Platt claims that "Teacher assignments...are determined soley on the basis of seniority." Not true. Seniority is not
the only factor in the teacher job-bidding process. Teachers do not have the right to "bump" less senior teachers. There
are minimal requirements for most jobs that not all teachers possess. And even the "last-hired, first-fired" rule is not rigidly
applied, and should not be followed in cases where to do so would be "unreasonable." The teachers union has agreed to changes
in the contract that protect teachers in some programs from being laid off or reassigned to save the jobs of teachers in other
programs.
Current board members (and candidates) say the administration needs greater power to fire or reassign teachers.

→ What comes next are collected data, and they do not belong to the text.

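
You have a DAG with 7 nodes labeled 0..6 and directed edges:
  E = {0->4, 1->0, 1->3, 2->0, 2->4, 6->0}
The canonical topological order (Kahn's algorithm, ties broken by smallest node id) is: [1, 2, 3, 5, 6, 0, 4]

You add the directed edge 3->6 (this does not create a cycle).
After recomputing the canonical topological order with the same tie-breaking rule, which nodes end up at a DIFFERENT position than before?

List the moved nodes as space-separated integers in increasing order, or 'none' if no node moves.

Answer: none

Derivation:
Old toposort: [1, 2, 3, 5, 6, 0, 4]
Added edge 3->6
Recompute Kahn (smallest-id tiebreak):
  initial in-degrees: [3, 0, 0, 1, 2, 0, 1]
  ready (indeg=0): [1, 2, 5]
  pop 1: indeg[0]->2; indeg[3]->0 | ready=[2, 3, 5] | order so far=[1]
  pop 2: indeg[0]->1; indeg[4]->1 | ready=[3, 5] | order so far=[1, 2]
  pop 3: indeg[6]->0 | ready=[5, 6] | order so far=[1, 2, 3]
  pop 5: no out-edges | ready=[6] | order so far=[1, 2, 3, 5]
  pop 6: indeg[0]->0 | ready=[0] | order so far=[1, 2, 3, 5, 6]
  pop 0: indeg[4]->0 | ready=[4] | order so far=[1, 2, 3, 5, 6, 0]
  pop 4: no out-edges | ready=[] | order so far=[1, 2, 3, 5, 6, 0, 4]
New canonical toposort: [1, 2, 3, 5, 6, 0, 4]
Compare positions:
  Node 0: index 5 -> 5 (same)
  Node 1: index 0 -> 0 (same)
  Node 2: index 1 -> 1 (same)
  Node 3: index 2 -> 2 (same)
  Node 4: index 6 -> 6 (same)
  Node 5: index 3 -> 3 (same)
  Node 6: index 4 -> 4 (same)
Nodes that changed position: none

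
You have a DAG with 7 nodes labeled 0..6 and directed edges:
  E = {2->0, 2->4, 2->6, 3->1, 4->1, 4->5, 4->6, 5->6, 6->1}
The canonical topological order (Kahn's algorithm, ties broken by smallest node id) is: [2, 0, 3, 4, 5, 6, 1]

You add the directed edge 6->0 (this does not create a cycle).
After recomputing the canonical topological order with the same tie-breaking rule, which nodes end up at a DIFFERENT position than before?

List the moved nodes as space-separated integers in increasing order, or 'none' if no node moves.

Answer: 0 3 4 5 6

Derivation:
Old toposort: [2, 0, 3, 4, 5, 6, 1]
Added edge 6->0
Recompute Kahn (smallest-id tiebreak):
  initial in-degrees: [2, 3, 0, 0, 1, 1, 3]
  ready (indeg=0): [2, 3]
  pop 2: indeg[0]->1; indeg[4]->0; indeg[6]->2 | ready=[3, 4] | order so far=[2]
  pop 3: indeg[1]->2 | ready=[4] | order so far=[2, 3]
  pop 4: indeg[1]->1; indeg[5]->0; indeg[6]->1 | ready=[5] | order so far=[2, 3, 4]
  pop 5: indeg[6]->0 | ready=[6] | order so far=[2, 3, 4, 5]
  pop 6: indeg[0]->0; indeg[1]->0 | ready=[0, 1] | order so far=[2, 3, 4, 5, 6]
  pop 0: no out-edges | ready=[1] | order so far=[2, 3, 4, 5, 6, 0]
  pop 1: no out-edges | ready=[] | order so far=[2, 3, 4, 5, 6, 0, 1]
New canonical toposort: [2, 3, 4, 5, 6, 0, 1]
Compare positions:
  Node 0: index 1 -> 5 (moved)
  Node 1: index 6 -> 6 (same)
  Node 2: index 0 -> 0 (same)
  Node 3: index 2 -> 1 (moved)
  Node 4: index 3 -> 2 (moved)
  Node 5: index 4 -> 3 (moved)
  Node 6: index 5 -> 4 (moved)
Nodes that changed position: 0 3 4 5 6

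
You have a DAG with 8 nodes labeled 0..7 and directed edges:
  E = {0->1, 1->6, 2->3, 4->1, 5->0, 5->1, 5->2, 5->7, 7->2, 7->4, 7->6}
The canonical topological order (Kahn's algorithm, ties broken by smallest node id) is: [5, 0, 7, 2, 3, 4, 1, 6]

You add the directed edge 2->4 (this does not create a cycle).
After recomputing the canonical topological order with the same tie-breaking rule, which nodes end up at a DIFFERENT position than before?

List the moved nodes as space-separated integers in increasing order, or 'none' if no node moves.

Answer: none

Derivation:
Old toposort: [5, 0, 7, 2, 3, 4, 1, 6]
Added edge 2->4
Recompute Kahn (smallest-id tiebreak):
  initial in-degrees: [1, 3, 2, 1, 2, 0, 2, 1]
  ready (indeg=0): [5]
  pop 5: indeg[0]->0; indeg[1]->2; indeg[2]->1; indeg[7]->0 | ready=[0, 7] | order so far=[5]
  pop 0: indeg[1]->1 | ready=[7] | order so far=[5, 0]
  pop 7: indeg[2]->0; indeg[4]->1; indeg[6]->1 | ready=[2] | order so far=[5, 0, 7]
  pop 2: indeg[3]->0; indeg[4]->0 | ready=[3, 4] | order so far=[5, 0, 7, 2]
  pop 3: no out-edges | ready=[4] | order so far=[5, 0, 7, 2, 3]
  pop 4: indeg[1]->0 | ready=[1] | order so far=[5, 0, 7, 2, 3, 4]
  pop 1: indeg[6]->0 | ready=[6] | order so far=[5, 0, 7, 2, 3, 4, 1]
  pop 6: no out-edges | ready=[] | order so far=[5, 0, 7, 2, 3, 4, 1, 6]
New canonical toposort: [5, 0, 7, 2, 3, 4, 1, 6]
Compare positions:
  Node 0: index 1 -> 1 (same)
  Node 1: index 6 -> 6 (same)
  Node 2: index 3 -> 3 (same)
  Node 3: index 4 -> 4 (same)
  Node 4: index 5 -> 5 (same)
  Node 5: index 0 -> 0 (same)
  Node 6: index 7 -> 7 (same)
  Node 7: index 2 -> 2 (same)
Nodes that changed position: none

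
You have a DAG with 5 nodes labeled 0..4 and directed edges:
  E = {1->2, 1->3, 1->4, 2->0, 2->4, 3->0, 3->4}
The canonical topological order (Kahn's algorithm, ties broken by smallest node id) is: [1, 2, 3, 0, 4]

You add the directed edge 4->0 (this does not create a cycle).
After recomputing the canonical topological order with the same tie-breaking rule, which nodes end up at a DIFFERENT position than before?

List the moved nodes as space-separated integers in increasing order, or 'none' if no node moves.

Old toposort: [1, 2, 3, 0, 4]
Added edge 4->0
Recompute Kahn (smallest-id tiebreak):
  initial in-degrees: [3, 0, 1, 1, 3]
  ready (indeg=0): [1]
  pop 1: indeg[2]->0; indeg[3]->0; indeg[4]->2 | ready=[2, 3] | order so far=[1]
  pop 2: indeg[0]->2; indeg[4]->1 | ready=[3] | order so far=[1, 2]
  pop 3: indeg[0]->1; indeg[4]->0 | ready=[4] | order so far=[1, 2, 3]
  pop 4: indeg[0]->0 | ready=[0] | order so far=[1, 2, 3, 4]
  pop 0: no out-edges | ready=[] | order so far=[1, 2, 3, 4, 0]
New canonical toposort: [1, 2, 3, 4, 0]
Compare positions:
  Node 0: index 3 -> 4 (moved)
  Node 1: index 0 -> 0 (same)
  Node 2: index 1 -> 1 (same)
  Node 3: index 2 -> 2 (same)
  Node 4: index 4 -> 3 (moved)
Nodes that changed position: 0 4

Answer: 0 4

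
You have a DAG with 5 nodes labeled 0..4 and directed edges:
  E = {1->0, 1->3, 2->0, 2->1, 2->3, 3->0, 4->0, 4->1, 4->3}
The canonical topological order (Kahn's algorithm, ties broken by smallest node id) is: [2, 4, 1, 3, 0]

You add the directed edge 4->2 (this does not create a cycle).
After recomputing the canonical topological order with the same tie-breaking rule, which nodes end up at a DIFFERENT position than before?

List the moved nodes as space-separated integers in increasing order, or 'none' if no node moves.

Answer: 2 4

Derivation:
Old toposort: [2, 4, 1, 3, 0]
Added edge 4->2
Recompute Kahn (smallest-id tiebreak):
  initial in-degrees: [4, 2, 1, 3, 0]
  ready (indeg=0): [4]
  pop 4: indeg[0]->3; indeg[1]->1; indeg[2]->0; indeg[3]->2 | ready=[2] | order so far=[4]
  pop 2: indeg[0]->2; indeg[1]->0; indeg[3]->1 | ready=[1] | order so far=[4, 2]
  pop 1: indeg[0]->1; indeg[3]->0 | ready=[3] | order so far=[4, 2, 1]
  pop 3: indeg[0]->0 | ready=[0] | order so far=[4, 2, 1, 3]
  pop 0: no out-edges | ready=[] | order so far=[4, 2, 1, 3, 0]
New canonical toposort: [4, 2, 1, 3, 0]
Compare positions:
  Node 0: index 4 -> 4 (same)
  Node 1: index 2 -> 2 (same)
  Node 2: index 0 -> 1 (moved)
  Node 3: index 3 -> 3 (same)
  Node 4: index 1 -> 0 (moved)
Nodes that changed position: 2 4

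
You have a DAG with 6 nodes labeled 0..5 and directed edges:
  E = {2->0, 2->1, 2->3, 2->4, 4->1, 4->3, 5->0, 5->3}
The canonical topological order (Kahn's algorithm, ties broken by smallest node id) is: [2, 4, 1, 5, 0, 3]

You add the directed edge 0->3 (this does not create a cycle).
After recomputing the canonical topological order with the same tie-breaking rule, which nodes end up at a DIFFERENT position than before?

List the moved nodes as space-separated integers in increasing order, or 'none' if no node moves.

Answer: none

Derivation:
Old toposort: [2, 4, 1, 5, 0, 3]
Added edge 0->3
Recompute Kahn (smallest-id tiebreak):
  initial in-degrees: [2, 2, 0, 4, 1, 0]
  ready (indeg=0): [2, 5]
  pop 2: indeg[0]->1; indeg[1]->1; indeg[3]->3; indeg[4]->0 | ready=[4, 5] | order so far=[2]
  pop 4: indeg[1]->0; indeg[3]->2 | ready=[1, 5] | order so far=[2, 4]
  pop 1: no out-edges | ready=[5] | order so far=[2, 4, 1]
  pop 5: indeg[0]->0; indeg[3]->1 | ready=[0] | order so far=[2, 4, 1, 5]
  pop 0: indeg[3]->0 | ready=[3] | order so far=[2, 4, 1, 5, 0]
  pop 3: no out-edges | ready=[] | order so far=[2, 4, 1, 5, 0, 3]
New canonical toposort: [2, 4, 1, 5, 0, 3]
Compare positions:
  Node 0: index 4 -> 4 (same)
  Node 1: index 2 -> 2 (same)
  Node 2: index 0 -> 0 (same)
  Node 3: index 5 -> 5 (same)
  Node 4: index 1 -> 1 (same)
  Node 5: index 3 -> 3 (same)
Nodes that changed position: none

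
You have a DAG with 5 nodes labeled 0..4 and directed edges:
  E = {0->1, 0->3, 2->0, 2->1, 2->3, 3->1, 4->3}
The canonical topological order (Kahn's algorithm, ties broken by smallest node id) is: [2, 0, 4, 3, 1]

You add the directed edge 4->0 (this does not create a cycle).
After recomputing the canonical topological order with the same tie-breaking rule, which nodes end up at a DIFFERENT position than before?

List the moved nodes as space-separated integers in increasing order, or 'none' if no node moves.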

Due process, seniority, and tenure rights are seen as the problem. This is an example of making changes in the governance
of urban school districts called for in the 2001 federal education bill known as "No Child Left Behind."
In my opinion,
the problem of high teacher turnover and questionable teacher reassignments is mainly the result of administrative actions
not required by current law or the teachers' contract. For example, the practice of sending layoff notices to teachers who
do not need to be laid off is arguably a violation of the Minnesota Teacher Tenure Act, which allows the district to layoff
only as many teachers as necessary due to the elimination of teaching positions. A layoff notice motivates a teacher to look
for another job and permits them to accept employment with another school district in Minnesota. This is done to increase
the proportion of teachers who are near the bottom of the pay scale. It is a cost-containment strategy that has produced insanely
high teacher-turnover rates in most programs in which students of color are over-represented.